Here’s a simple question for Labour MPs: do you want your party to be smashed?
There are, of course, some who would answer that with a yes. Some Corbynites clearly think that the only way to purge the party of their internal opponents is to have them vanquished in an election, leaving a rump PLP of “core group plus”, free of the “core group negative” and “core group hostile” members. And on the other side, some moderate MPs believe that the only way to return Labour to sanity is for the Corbynites to suffer the full electoral wipeout that is on the cards.
But most MPs would surely prefer the party’s defeat to be as painless as possible. Yet with Jeremy Corbyn as leader, that’s not going to happen. Every passing day of the campaign exposes new depths to Labour’s unelectability.
Without sounding too pious, democracy needs a serious opposition. So it would be politics that would benefit, not just the careers of Labour MPs, if there was a way to minimise the damage.
And it turns out that there is.
If Labour MPs – and the party’s union paymasters – developed some cojones, they could learn from their Australian sister party, which has twice dumped a leader on the verge of an election in order to avoid certain defeat.
In 1983, Australian Labor was in disarray under its then leader, Bill Hayden. The previous December it had lost a vital by-election to Malcolm Fraser’s governing Liberal party. Reading the runes from the polls, Fraser called a snap election for March 5.
Spot the parallels? A government by-election win. A snap election called to capitalise on a Labor Party with a useless leader. No hope for Labor on the verge of polling day.
But here’s where the parallels end. On February 3, a group of senior Labor MPs told Hayden that he had to go. Hayden was a decent man and realised the game was up. (Fraser had called the election on the same day, unaware that Labor was already in the process of ditching its leader.)
Five days later, Labor MPs elected Bob Hawke unopposed. After being Leader of the Opposition for less than a month, he won Labor’s biggest victory for four decades.
Then, 27 years later, Labor did it again. In 2010, the Australian Labor Party was heading for defeat. Every poll showed it was going to be booted out of government under Kevin Rudd. On June 23, deputy leader Julia Gillard launched a coup that removed Rudd the very next day.
Just three weeks after taking office, Gillard called an election – and Labor astonished everyone by holding on to power.
In other words, it really isn’t too late for Labour in the UK. We have seven weeks before polling day – plenty of time for a new leader to shore up the party and put up a semblance of a fight.

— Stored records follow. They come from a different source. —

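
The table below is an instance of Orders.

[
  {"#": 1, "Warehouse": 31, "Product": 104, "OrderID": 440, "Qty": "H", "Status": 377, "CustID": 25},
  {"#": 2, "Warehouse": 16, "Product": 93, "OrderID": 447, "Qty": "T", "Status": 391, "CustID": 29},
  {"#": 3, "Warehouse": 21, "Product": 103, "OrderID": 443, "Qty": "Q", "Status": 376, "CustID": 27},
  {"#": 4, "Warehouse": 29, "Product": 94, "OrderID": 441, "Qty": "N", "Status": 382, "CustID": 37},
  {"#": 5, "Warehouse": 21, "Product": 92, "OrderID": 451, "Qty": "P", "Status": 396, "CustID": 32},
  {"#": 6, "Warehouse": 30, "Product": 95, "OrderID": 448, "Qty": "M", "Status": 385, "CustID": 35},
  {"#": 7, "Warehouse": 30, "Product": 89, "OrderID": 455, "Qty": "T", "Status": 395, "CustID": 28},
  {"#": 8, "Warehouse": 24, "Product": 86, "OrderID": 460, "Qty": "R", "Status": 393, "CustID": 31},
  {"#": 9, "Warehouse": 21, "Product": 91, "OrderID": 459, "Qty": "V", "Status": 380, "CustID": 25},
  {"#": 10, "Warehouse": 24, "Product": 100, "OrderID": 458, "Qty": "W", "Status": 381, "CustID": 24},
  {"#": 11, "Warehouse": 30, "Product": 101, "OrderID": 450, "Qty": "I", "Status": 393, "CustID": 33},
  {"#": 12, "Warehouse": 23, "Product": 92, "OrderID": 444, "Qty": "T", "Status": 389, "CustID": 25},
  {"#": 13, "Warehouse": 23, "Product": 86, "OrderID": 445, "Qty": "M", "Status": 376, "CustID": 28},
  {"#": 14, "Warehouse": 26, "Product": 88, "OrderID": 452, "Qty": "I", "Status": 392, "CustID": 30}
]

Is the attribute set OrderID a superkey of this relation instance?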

And it’s not just the benefits of changing leader that Labour MPs should think about: the party’s history shows what happens when they don’t act. If MPs had had the courage to act against Gordon Brown in 2009, or even in 2010, Labour might have held on. Don’t forget that David Cameron didn’t win the 2010 election. Despite the mess, Labour still had a mathematical chance of a coalition.
And if the party had removed the useless Michael Foot in the run-up to the 1983 election, it might have avoided its worst post-war performance, when it managed just 209 seats and 27.6 per cent.
Labour has removed one leader on the eve of an election. In October 1935, George Lansbury lost a conference resolution over Italy’s invasion of Abyssinia and realised he had to resign. Lansbury opposed sanctions; after Ernie Bevin accused him of “hawking your conscience round from body to body asking to be told what to do with it”, conference voted to support them. The next month, Labour was led into the general election by Attlee.
There is a big difference, of course, between Hayden, Lansbury and Corbyn. The first two were decent men who put their party first. Corbyn puts hard Left control of Labour first, which is why he is still in office.
So the onus is on Labour MPs and union figures to pull the plug. Labour MPs need to say enough is enough, and key union figures like Dave Prentis of Unison need to say the same.
If Labour is to have a chance of avoiding cataclysm, by anointing a new leader, they have to act now. That means the NEC demanding Corbyn goes, too – and then instituting a two-day contest in which whichever MPs decide to stand are voted on by their fellow MPs and then endorsed as leader by the NEC.
This is not about party politics, or saving political careers. If voters want rid of Labour MPs, so be it. Rather, it’s about what is right for Britain. Good governance and democracy itself require that voters have a choice between at least two serious parties, and we do not have that.
The fault for that lies with Jeremy Corbyn for refusing to accept reality. But unless Labour MPs and the unions take action, they will be complicit in an election that is no more than a coronation.